Related to that it might be an idea to install the “desktop experience” role as things like Windows Explorer library views don’t work without this. I tend to keep a Windows 8 test client around for when I need to check things like that just to make sure the communication setup is realistic for testing purposes (in reality, nobody connects to “localhost” for their SharePointing).

The other thing is stopping the server manager from constantly popping up; under the “Manage” menu, select “Server Manager Properties” – in there you can stop it loading each login.

Last thing – you might want to enable smart-screen; Windows will keep bothering you until you at least choose.

Finally turn off screen power-down in power options.
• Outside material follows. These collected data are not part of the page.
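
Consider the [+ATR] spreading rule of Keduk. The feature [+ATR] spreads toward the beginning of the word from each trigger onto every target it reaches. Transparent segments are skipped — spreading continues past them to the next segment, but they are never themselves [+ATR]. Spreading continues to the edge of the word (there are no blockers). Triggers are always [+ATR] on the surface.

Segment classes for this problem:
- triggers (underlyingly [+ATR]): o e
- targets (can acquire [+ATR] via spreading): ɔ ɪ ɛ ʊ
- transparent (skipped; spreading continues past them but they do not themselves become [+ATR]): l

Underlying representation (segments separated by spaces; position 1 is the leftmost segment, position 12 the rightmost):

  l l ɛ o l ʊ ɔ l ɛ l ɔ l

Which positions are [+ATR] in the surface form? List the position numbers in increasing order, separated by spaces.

From /o/ at 4 leftward: 3 /ɛ/ → [+ATR]; 2 /l/ transparent; 1 /l/ transparent; word edge.
Targets with no active source: positions 6 7 9 11 stay [-ATR].

3 4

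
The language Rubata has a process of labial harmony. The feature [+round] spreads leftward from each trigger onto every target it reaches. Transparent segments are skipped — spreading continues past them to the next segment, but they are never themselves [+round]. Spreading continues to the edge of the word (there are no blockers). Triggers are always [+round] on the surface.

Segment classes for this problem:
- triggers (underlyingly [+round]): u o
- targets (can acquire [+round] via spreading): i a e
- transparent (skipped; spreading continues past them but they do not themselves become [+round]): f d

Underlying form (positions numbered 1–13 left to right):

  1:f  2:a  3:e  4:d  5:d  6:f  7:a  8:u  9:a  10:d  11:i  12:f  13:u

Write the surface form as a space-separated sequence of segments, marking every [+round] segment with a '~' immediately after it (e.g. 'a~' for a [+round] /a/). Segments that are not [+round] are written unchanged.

f a~ e~ d d f a~ u~ a~ d i~ f u~

From /u/ at 8 leftward: 7 /a/ → [+round]; 6 /f/ transparent; 5 /d/ transparent; 4 /d/ transparent; 3 /e/ → [+round]; 2 /a/ → [+round]; 1 /f/ transparent; word edge.
From /u/ at 13 leftward: 12 /f/ transparent; 11 /i/ → [+round]; 10 /d/ transparent; 9 /a/ → [+round]; 8 /u/ is itself a trigger — this domain ends here.
[+round] positions on the surface: 2 3 7 8 9 11 13.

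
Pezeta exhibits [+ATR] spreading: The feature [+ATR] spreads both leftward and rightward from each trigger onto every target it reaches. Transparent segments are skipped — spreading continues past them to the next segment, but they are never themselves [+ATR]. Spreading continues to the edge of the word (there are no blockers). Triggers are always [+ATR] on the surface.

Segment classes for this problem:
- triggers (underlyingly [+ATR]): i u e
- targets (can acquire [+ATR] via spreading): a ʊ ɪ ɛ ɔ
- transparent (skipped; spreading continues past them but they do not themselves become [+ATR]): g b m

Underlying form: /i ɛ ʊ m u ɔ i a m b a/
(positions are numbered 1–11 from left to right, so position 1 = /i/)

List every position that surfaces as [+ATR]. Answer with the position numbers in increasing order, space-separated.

1 2 3 5 6 7 8 11

From /i/ at 1 rightward: 2 /ɛ/ → [+ATR]; 3 /ʊ/ → [+ATR]; 4 /m/ transparent; 5 /u/ is itself a trigger — this domain ends here.
From /i/ at 1 leftward: word edge.
From /u/ at 5 rightward: 6 /ɔ/ → [+ATR]; 7 /i/ is itself a trigger — this domain ends here.
From /u/ at 5 leftward: 4 /m/ transparent; 3 /ʊ/ → [+ATR]; 2 /ɛ/ → [+ATR]; 1 /i/ is itself a trigger — this domain ends here.
From /i/ at 7 rightward: 8 /a/ → [+ATR]; 9 /m/ transparent; 10 /b/ transparent; 11 /a/ → [+ATR]; word edge.
From /i/ at 7 leftward: 6 /ɔ/ → [+ATR]; 5 /u/ is itself a trigger — this domain ends here.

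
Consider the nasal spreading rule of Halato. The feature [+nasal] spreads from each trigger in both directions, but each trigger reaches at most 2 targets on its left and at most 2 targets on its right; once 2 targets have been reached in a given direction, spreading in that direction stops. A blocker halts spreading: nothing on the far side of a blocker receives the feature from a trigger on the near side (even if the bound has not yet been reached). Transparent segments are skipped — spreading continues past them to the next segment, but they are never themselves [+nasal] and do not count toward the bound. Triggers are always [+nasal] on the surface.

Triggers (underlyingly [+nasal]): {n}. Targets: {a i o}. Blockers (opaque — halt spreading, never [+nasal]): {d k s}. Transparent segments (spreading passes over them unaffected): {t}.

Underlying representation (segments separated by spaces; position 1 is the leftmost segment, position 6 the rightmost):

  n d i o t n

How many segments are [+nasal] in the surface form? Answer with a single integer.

From /n/ at 1 rightward: 2 /d/ blocks.
From /n/ at 1 leftward: word edge.
From /n/ at 6 rightward: word edge.
From /n/ at 6 leftward: 5 /t/ transparent; 4 /o/ → [+nasal]; 3 /i/ → [+nasal]; bound reached.
[+nasal] positions on the surface: 1 3 4 6.

4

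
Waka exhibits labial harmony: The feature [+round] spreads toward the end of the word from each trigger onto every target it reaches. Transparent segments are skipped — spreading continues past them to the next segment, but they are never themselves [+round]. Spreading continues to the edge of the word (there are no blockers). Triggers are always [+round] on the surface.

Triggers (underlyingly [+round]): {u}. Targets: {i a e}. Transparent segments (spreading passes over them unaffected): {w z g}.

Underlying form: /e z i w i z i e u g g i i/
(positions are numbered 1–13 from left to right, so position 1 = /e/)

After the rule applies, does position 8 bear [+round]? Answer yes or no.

no

From /u/ at 9 rightward: 10 /g/ transparent; 11 /g/ transparent; 12 /i/ → [+round]; 13 /i/ → [+round]; word edge.
Targets with no active source: positions 1 3 5 7 8 stay [-round].
[+round] positions on the surface: 9 12 13.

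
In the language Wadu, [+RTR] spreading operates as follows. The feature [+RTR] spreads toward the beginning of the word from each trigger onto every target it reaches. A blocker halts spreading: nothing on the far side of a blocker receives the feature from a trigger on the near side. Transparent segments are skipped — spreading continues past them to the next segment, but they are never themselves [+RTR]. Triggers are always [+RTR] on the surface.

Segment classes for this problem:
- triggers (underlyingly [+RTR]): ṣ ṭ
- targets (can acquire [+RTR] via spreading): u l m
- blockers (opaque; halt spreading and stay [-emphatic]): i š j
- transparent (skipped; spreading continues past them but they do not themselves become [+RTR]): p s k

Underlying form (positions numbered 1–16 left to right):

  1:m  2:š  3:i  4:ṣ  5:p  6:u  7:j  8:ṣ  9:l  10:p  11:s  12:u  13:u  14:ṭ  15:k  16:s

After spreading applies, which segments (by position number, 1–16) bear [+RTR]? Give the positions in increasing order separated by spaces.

4 8 9 12 13 14

From /ṣ/ at 4 leftward: 3 /i/ blocks.
From /ṣ/ at 8 leftward: 7 /j/ blocks.
From /ṭ/ at 14 leftward: 13 /u/ → [+RTR]; 12 /u/ → [+RTR]; 11 /s/ transparent; 10 /p/ transparent; 9 /l/ → [+RTR]; 8 /ṣ/ is itself a trigger — this domain ends here.
Targets with no active source: positions 1 6 stay [-emphatic].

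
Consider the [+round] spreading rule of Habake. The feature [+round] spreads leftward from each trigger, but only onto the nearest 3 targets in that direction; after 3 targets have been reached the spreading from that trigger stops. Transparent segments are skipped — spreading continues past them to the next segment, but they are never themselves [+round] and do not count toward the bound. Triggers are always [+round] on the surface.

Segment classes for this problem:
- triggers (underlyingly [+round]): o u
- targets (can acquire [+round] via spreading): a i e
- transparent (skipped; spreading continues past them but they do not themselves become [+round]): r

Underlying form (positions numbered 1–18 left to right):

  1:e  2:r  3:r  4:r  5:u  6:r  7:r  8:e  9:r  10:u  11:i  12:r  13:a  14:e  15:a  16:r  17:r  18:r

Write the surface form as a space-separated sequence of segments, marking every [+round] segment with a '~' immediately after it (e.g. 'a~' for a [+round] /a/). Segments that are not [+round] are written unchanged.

e~ r r r u~ r r e~ r u~ i r a e a r r r

From /u/ at 5 leftward: 4 /r/ transparent; 3 /r/ transparent; 2 /r/ transparent; 1 /e/ → [+round]; word edge.
From /u/ at 10 leftward: 9 /r/ transparent; 8 /e/ → [+round]; 7 /r/ transparent; 6 /r/ transparent; 5 /u/ is itself a trigger — this domain ends here.
Targets with no active source: positions 11 13 14 15 stay [-round].
[+round] positions on the surface: 1 5 8 10.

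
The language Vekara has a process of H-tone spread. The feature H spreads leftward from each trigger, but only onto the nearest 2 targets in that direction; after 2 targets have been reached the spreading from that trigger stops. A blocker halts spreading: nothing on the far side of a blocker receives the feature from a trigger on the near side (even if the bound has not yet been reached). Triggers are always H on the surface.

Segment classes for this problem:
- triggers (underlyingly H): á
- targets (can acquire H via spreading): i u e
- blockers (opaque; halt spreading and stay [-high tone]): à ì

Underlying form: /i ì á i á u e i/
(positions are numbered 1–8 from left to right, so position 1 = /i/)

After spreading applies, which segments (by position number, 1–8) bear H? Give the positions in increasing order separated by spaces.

From /á/ at 3 leftward: 2 /ì/ blocks.
From /á/ at 5 leftward: 4 /i/ → H; 3 /á/ is itself a trigger — this domain ends here.
Targets with no active source: positions 1 6 7 8 stay [-high tone].

3 4 5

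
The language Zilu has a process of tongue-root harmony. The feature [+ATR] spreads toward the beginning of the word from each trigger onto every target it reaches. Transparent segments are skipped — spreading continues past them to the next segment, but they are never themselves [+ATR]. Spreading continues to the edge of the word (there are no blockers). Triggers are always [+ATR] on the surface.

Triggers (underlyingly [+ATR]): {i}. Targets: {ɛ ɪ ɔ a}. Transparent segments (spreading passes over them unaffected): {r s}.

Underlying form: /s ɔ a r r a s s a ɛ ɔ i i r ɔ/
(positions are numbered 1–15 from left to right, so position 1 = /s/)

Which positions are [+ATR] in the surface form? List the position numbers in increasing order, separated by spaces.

2 3 6 9 10 11 12 13

From /i/ at 12 leftward: 11 /ɔ/ → [+ATR]; 10 /ɛ/ → [+ATR]; 9 /a/ → [+ATR]; 8 /s/ transparent; 7 /s/ transparent; 6 /a/ → [+ATR]; 5 /r/ transparent; 4 /r/ transparent; 3 /a/ → [+ATR]; 2 /ɔ/ → [+ATR]; 1 /s/ transparent; word edge.
From /i/ at 13 leftward: 12 /i/ is itself a trigger — this domain ends here.
Target with no active source: position 15 stays [-ATR].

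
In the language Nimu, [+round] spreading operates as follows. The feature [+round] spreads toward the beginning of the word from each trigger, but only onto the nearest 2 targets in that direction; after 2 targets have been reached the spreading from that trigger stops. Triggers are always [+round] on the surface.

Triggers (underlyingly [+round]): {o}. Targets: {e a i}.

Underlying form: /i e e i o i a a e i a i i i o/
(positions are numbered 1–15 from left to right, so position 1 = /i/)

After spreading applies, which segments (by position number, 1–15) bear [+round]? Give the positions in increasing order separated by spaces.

From /o/ at 5 leftward: 4 /i/ → [+round]; 3 /e/ → [+round]; bound reached.
From /o/ at 15 leftward: 14 /i/ → [+round]; 13 /i/ → [+round]; bound reached.
Targets with no active source: positions 1 2 6 7 8 9 10 11 12 stay [-round].

3 4 5 13 14 15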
This isn’t a real machine so powering down the screen and the subsequent password challenge just is a pain.

Wrapping Up

So that’s it; I hope you’ve got the essentials of setting up SharePoint on the newly supported Windows. This unlocks the full potential of the newest Hyper-V platform and this will ultimately make life easier for SharePoint development projects. Progress!